Europe equity fund managers are caught between a rock and a hard place as equity markets across Europe fall and redemptions rise to their highest levels since 2008, according to S&P Capital IQ Fund research.
S&P Capital IQ graded portfolios show that over the last 10 days as European equities tumbled, returns for sterling-based investors are being further slashed by sterling’s rapid strengthening against the euro. Most managers report having raised cash from operating levels to between 5% and 10% of total portfolio assets, even higher where permissible.
This latest research says that in the absence of any confident debate, or governmental consensus across Europe, portfolio construction has become highly stock-specific.
“A key finding from our annual review of the Europe sector is that portfolio concentrations are tighter than we have seen for several years as managers focus on their highest-conviction ideas,” comments Peter Fuller, S&P Capital IQ fund analyst.

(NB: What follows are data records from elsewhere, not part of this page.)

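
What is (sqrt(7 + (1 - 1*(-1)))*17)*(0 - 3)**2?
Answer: 459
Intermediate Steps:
(sqrt(7 + (1 - 1*(-1)))*17)*(0 - 3)**2 = (sqrt(7 + (1 + 1))*17)*(-3)**2 = (sqrt(7 + 2)*17)*9 = (sqrt(9)*17)*9 = (3*17)*9 = 51*9 = 459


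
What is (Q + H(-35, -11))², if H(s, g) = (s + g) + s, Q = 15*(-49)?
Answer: 665856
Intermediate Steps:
Q = -735
H(s, g) = g + 2*s (H(s, g) = (g + s) + s = g + 2*s)
(Q + H(-35, -11))² = (-735 + (-11 + 2*(-35)))² = (-735 + (-11 - 70))² = (-735 - 81)² = (-816)² = 665856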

“Typically, these are companies with the balance-sheet strength to finance growth internally in the absence of bank lending. However, whereas in 2011 it was widely recognised that good companies would overcome poor political governance, managers are now acknowledging that even good companies could be in danger.”
While styles have been maintained, says Fuller, small-cap managers have continued to add more mid-cap exposure while mainstream funds have added defensive stocks where possible. As growth in China has slowed, so too have sales of luxury goods and fashionable brands and the likes of Richemont, Burberry, Audi and so (all key export drivers of performance at various times in 2011), are being replaced by more domestic consumer plays.
“The problem is that many of the traditional defensive names have already been bid higher to the benefit of European equity income managers who were already overweight these stocks.”